There's no one specific reason. Although I can come up with plenty... It's not even that time of the month.
I'm sure it's these stupid mood swings related to our sitch. At least I'm not feeling miserable and hopeless.
Weekend was okay. We didn't get to go out Saturday, after all. I was irritated at the time...H had been helping BIL2 with his truck, and it took them too long. I did go over there for a bit--offered to bring them food. We had pizza and watched T3. (Which, unlike everyone else I've heard, H and I loved the ending.)
I left BIL2's before H. Was pretty mad when I got home...spent some time crying...didn't call H. I had calmed down by the time he got home, which wasn't too much later. I didn't let on that I had been upset.
H, however, needed to talk. Yuck. Although we haven't had one of these kinds of talks in awhile, so this is an improvement... I do seem to handle them better over the phone.
We curled up in bed together. I was trying pretty hard not to fall asleep. Got a lot of the same stuff. We moved back in too soon...he wants to live alone...etc. It's starting to wear off, honestly. I don't know whether that's good or bad. Although he did tell me that the only thing that makes him want to leave me is his own guilt. That he sometimes thinks that's the only way to relieve the guilt--to just cut ties, and start over. I haven't told him how much this pi$$es me off...I just try to validate...but I think that's just plain stupid.
Sunday morning he was asking me to spend more time with him. He's been talking more about how he misses me. He's still not spending a ton of time with me, but that's a step past the grumpy "I want to be alone" stage. I've even seen some moments where my affectionate H comes back out.
We did talk some about what to do for our anniversary. (I brought it up.) I mentioned it would be nice to go out to dinner that night. H said, again, how he hates V-Day and anniversaries. I said I understand that, but I would just like to do a little something, especially since we've never been able to celebrate it. (1st year no money, 2nd year H kicked me out of the apartment.) And I thought, just dinner out sounded nice. He suggested a place, even said he would dress nice. ( ) I said he didn't have to, I just wanted to eat out, but that sounded fun. He said he didn't want any present, and I said that was fine. I'm perfectly happy with this arrangement.
We spent some of Sunday together.
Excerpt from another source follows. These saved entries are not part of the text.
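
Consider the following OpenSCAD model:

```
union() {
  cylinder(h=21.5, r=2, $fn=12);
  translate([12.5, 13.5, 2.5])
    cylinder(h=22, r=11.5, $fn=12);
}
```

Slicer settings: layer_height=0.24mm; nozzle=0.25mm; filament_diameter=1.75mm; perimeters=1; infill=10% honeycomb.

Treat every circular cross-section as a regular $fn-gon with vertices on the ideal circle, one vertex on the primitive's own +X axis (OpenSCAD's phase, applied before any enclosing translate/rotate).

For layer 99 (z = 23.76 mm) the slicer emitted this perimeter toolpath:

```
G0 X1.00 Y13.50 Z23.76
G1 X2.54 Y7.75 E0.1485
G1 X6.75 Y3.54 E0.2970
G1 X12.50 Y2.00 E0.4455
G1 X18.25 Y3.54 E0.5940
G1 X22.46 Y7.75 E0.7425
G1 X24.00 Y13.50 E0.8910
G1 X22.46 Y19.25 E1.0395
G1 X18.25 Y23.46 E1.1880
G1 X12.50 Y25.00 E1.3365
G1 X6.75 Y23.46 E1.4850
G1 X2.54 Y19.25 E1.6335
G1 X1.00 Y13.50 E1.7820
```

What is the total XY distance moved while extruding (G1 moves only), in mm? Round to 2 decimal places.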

He went back to BIL2's to work on the truck and feed his snakes. Called me a little later, and asked me about getting food. He asked if I wanted to come get him; I offered to just pick up the food. I think he liked that. (He doesn't like to leave the snakes while they're eating.)
The V-Day subject came up again--BIL2 wanted to know what we had done. I found out that H had wanted to do some other stuff, it just wasn't feasible since I was out of town...and he thought it was pointless to do it some other day.
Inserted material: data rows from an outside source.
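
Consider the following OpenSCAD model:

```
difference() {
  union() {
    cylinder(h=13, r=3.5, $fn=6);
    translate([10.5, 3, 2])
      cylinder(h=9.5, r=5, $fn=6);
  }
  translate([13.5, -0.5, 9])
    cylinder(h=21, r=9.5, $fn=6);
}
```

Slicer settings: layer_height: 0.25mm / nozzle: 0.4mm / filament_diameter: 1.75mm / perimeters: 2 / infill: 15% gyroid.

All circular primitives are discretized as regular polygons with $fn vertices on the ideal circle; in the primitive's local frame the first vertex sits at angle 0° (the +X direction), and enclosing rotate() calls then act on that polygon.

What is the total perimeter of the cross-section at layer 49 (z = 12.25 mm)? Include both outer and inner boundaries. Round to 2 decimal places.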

We went and got some groceries together. He went to the gym for a bit while I put them away. Then we went back to BIL2's house for some pizza. We stopped to get a movie and some some stuff at Meijer... I didn't even realize I had reverted to my normal affectionate, touchy self until H commented that I was "crowding" him. I apologized (I really hadn't noticed...). H said it was okay, there was no reason for him to be upset with me. Although I tried to stay back more.
H and BIL2 watched a movie, while I hung out in the garage painting the pieces to my new dresser. My parents bought it around Christmas, but I've just not been motivated to work on it with the cold weather.
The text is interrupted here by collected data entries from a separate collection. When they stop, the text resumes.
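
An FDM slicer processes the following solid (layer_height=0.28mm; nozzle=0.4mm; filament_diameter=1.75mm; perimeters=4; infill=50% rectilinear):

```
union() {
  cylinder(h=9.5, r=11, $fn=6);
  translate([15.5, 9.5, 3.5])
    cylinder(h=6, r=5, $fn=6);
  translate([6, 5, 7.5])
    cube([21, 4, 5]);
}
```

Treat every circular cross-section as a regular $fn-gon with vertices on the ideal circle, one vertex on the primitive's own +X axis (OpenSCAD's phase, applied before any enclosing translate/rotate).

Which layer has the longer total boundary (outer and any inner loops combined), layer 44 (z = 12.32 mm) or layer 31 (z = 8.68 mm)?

Layer 44 (z = 12.32): the cylinder does not reach this height (z outside [0, 9.5]); the cylinder at (15.5, 9.5) is absent (z outside [3.5, 9.5]); the cube at (6, 5) is present — its section is the full 21×4 rectangle (perimeter 50.00 mm); Taking the union: only the 21×4 cube at (6, 5) is present, so the union is just that shape — boundary = 50.00 mm. So its perimeter = 50.00 mm. Layer 31 (z = 8.68): the cylinder: section is a regular 6-gon, circumradius r=11 (perimeter = 2·6·11.000·sin(180°/6) = 66.00 mm); the r=5 cylinder at (15.5, 9.5) gives a regular 6-gon of circumradius 5 (constant along its height) (perimeter = 2·6·5.000·sin(180°/6) = 30.00 mm); the 21×4 cube at (6, 5) contributes its full rectangle (perimeter 50.00 mm); Merging all regions: the regions partially overlap (shared area 31.49 mm²), so the edge portions inside another operand are dropped and the merged outline is re-measured after clipping — boundary = 112.73 mm. So its perimeter = 112.73 mm. Layer 31 is larger (112.73 vs 50.00 mm).

layer 31 (z = 8.68 mm)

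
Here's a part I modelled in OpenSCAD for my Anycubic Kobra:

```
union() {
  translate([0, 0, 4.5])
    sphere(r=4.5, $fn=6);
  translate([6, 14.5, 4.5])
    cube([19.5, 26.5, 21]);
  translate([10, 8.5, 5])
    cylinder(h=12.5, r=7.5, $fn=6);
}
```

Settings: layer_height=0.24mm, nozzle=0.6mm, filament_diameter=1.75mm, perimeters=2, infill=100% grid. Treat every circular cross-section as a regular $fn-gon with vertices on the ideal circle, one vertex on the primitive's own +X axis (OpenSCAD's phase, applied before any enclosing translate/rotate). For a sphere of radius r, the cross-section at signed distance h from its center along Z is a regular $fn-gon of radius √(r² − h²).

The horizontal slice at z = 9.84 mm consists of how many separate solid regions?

At z = 9.84 mm: the sphere is absent (|z−center|=5.340 > r=4.5); the cube at (6, 14.5) (footprint 19.5×26.5) is included at this height; the r=7.5 cylinder at (10, 8.5) gives a regular 6-gon of circumradius 7.5 (constant along its height); Taking the union: the regions partially overlap (shared area 3.85 mm²), so overlapping operands fuse into one piece — 1 connected region. The result has 1 disconnected region.

1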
We headed home a bit late. On the drive home, H admitted that he is actually a bit nervous about going on his road trip by himself. I told him I'm always just a phone call away. (I am so sick of hearing about this trip!)
I went to bed right when I got home. H took a shower, and got ready to go visit some MF's. I barely remember him leaving...just that he came in to hug on me a couple of times, tell me he loved me, and that he's afraid we'll split up in the future. It's been a recurring theme for him, and I just try to be as reassuring as I can.
H was still up when I woke up this morning. He was pretty cheerful--came into the bathroom to give me a hug once he heard me messing with my contacts. He's been asking for kisses or attention lately...
I was feeling pretty grumpy. I don't wake up well. And I'm just mad...although venting has calmed me down some... I know being angry with him isn't going to help. And, honestly, when I let the anger run away with me and I take it out on him, I just wind up more angry. I'm trying to not let myself take things out on him. I know, for now, I just need to maintain the friendliness and easy-going attitude. That's what gets H back to being nice and affectionate, which is what will really make me feel better.